The Japanese yen surged again in pre-Tokyo morning, hit a fresh 4-month high of 78.48 against the greenback on stop-loss selling after the break of 79.00, however, the yen quickly retreated from highs versus other currencies in part due to rumors that Japanese officials may intervene the forex market to stem yen’s strength. Comments from Japanese top officials were seen supporting the yen, Economic Minister Kaoru Yosano said today that Japan’s economy will show bright signs from autumn this year towards next year, He also warned that Europe’s sovereign debt problem is worsening to an alarming degree. Bank of Japan Governor Masaaki Shirakawa also gave upbeat remarks by saying Japan’s economy is recovering on a better supply conditions, production activities are picking up with rising exports.

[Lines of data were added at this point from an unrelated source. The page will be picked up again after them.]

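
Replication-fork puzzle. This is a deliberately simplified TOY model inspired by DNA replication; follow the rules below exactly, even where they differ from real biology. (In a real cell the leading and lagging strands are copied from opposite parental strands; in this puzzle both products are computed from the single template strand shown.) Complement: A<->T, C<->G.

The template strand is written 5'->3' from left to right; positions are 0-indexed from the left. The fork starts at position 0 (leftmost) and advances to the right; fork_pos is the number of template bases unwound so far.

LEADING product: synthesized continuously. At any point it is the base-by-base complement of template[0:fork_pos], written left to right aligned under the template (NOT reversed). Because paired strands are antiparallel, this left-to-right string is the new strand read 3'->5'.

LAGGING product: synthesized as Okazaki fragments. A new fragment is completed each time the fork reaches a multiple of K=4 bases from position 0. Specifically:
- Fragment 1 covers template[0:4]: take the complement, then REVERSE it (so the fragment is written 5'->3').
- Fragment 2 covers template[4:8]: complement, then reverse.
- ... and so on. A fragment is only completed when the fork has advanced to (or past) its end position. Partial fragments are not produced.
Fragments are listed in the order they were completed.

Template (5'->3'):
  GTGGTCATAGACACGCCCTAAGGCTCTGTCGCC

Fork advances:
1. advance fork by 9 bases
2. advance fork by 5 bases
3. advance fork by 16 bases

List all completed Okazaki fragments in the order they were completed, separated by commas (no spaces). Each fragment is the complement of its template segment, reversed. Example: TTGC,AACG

Step 1: advance 9 -> fork_pos = 0 + 9 = 9. Reached multiple(s) of 4: 4, 8 -> fragments 1-2 completed (2 total).
Step 2: advance 5 -> fork_pos = 9 + 5 = 14. Reached multiple(s) of 4: 12 -> fragment 3 completed (3 total).
Step 3: advance 16 -> fork_pos = 14 + 16 = 30. Reached multiple(s) of 4: 16, 20, 24, 28 -> fragments 4-7 completed (7 total).
Final fork_pos = 30, so 7 fragment(s) are complete. Build each: template segment -> complement -> reverse.
Fragment 1: template[0:4] = GTGG -> complement CACC -> reversed CCAC
Fragment 2: template[4:8] = TCAT -> complement AGTA -> reversed ATGA
Fragment 3: template[8:12] = AGAC -> complement TCTG -> reversed GTCT
Fragment 4: template[12:16] = ACGC -> complement TGCG -> reversed GCGT
Fragment 5: template[16:20] = CCTA -> complement GGAT -> reversed TAGG
Fragment 6: template[20:24] = AGGC -> complement TCCG -> reversed GCCT
Fragment 7: template[24:28] = TCTG -> complement AGAC -> reversed CAGA

Answer: CCAC,ATGA,GTCT,GCGT,TAGG,GCCT,CAGA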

However, trading below the level of 79.00 proved to be short-lived as traders were getting nervous at such a level where the USD/JPY was last traded in mid-March and MOF had intervene along with other central banks to selling the yen. Finance Minister Yoshihiko Noda did say that recent moves in yen have been a bit one-sided. The pair quickly rebound from 78.48 to above 79.50. Option barriers at 79.00 and 78.50 were taken out before Tokyo opening, bids from Japanese importers and investors are tipped at 79.00 and more at 78.40-50 with next barrier seen at 78.00, on the upside, offers are reported at 79.80 with stops building up above 80.00.
The single currency finally stabilized in Asia, partly helped by the release of stronger-than-expected Chinese economic growth and industrial output data which encouraged fresh risk appetite demand, Falling of Italian and Spanish bond yields from 14-year highs was also seen easing selling pressure on the single currency. Having said that, people are expecting the euro may come under pressure again later as Europe’s sovereign debt crisis problem remains, Moody’s Investors Service cut Ireland’s credit rating to junk status (Ba1 from Baa3). Offers from various parties remain from 1.4020 up to 1.4050 whilst bids are tipped from 1.3970 down to 1.3950 with stops building up below 1.3900 and obviously below yesterday’s 5-month low of 1.3838.
The greenback also has problem on its own as the minutes of the Fed's June meeting showed some committee members believe further stimulus is needed should the conditions deteriorate further, which gave hope to investors of a possible QE3. Fed also expressed concerns over the debt ceiling of U.S. and eurozone debt crisis as risks to U.S. economy.
On the data front, UK job data will be released at 08:30GMT and eurozone industrial production data is scheduled at 09:00GMT, however, the focus will be on Fed Chairman Ben Bernanke semi-annual testimony to House at 14:00GMT.